Just play, and then move on, we say. And that would be on to the next multimillion-dollar tourney. ...

• While there was a lot of feeling sorry Sunday for Tiger Woods -- Eldrick, you should've birdied 17; it was there for the taking -- we prefer to take pity on American-turned-Australian-turned-American Aaron Baddeley, who, in addition to having one of the worst last names you ever can take into a final round of a major, with the lead, playing in the same round with the God-like Woods, simply imploded Sunday with a 10-over 80.

Dude slid from the leaderboard as if on a skateboard.

But, hey, you've at least got to like the way Baddeley putts, which is goodly, in our books. No laboring over long lags or 2-foot tap-ins. Just step up and smack it in. ...

• Granted, by very definition there's no such thing as a good accident. But free-agent NFL linebacker LaVar Arrington should consider himself fortunate -- a la Pittsburgh Steelers quarterback Ben Roethlisberger on June 12 last year -- that all he did was break an arm and a leg after suffering a motorcycle accident on a freeway off-ramp Monday outside Washington.

In addition to being cited for the crash, Arrington, who turns 29 on Wednesday, was ticketed for NOT having a motorcycle license.

Here's what makes us so frustratingly mad: What an idiot such as Arrington doesn't get is that if a car or truck subsequently had run over and killed him after he fell from his bike, an innocent person would have to deal with the emotional scar of knowing that -- even by accident -- he or she had been involved in the death of another human being.

In that regard, the physical scars with which Arrington will have to live -- on his arm, his leg -- are so very minor, by comparison. ...

• Good guys do finish first: Long-since-retired Southern Nevada high school coach and athletics administrator Frank Nails -- one of the most honest and honorable men we've met in 30 years living in the valley -- will be honored in September by his alma mater, Western State College of Colorado, with a lifetime achievement award.
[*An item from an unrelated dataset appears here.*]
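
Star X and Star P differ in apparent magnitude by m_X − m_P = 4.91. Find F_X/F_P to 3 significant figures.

F_X/F_P = 10^(−(m_X − m_P)/2.5) = 10^(-4.91/2.5) = 10^-1.964 = 0.01086.

0.0109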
Among the great players he coached during his 20-plus years in Las Vegas were Bishop Gorman quarterback David Humm and Western running back Frank Hawkins, both of whom went on to play professionally for the Raiders.

Nails was "tough as," as they say, during his crew-cut-coaching football days in the 1960s and '70s. But he always treated his players with respect, which we believe is why he was so successful, with a Southern Nevada career coaching record of 51-9-2 and a then-Class 3A state title with Gorman in 1970. ...

• You know your professional football career has -- SPLAT! -- hit the wall when you're not only released by an Arena Football League team but also a Canadian Football League team in the same year.

Former Gladiators quarterback Shaun King now is a former Hamilton Tiger-Cats QB after the team cut him Monday, following just 18 days with the CFL club.

What's next, getting cut by a Saturday morning two-hand touch league? ...

• Ah, yes, our 2-13 Gladiators. They're advertising their season-ending game against San Jose, oddly set for 1:30 p.m. Monday at the Orleans Arena, as being "better than an afternoon at the office."

Perhaps. Unless you work for the Clark County coroner's office. Then, based simply upon rigor mortis, it's still spending a day with stiffs.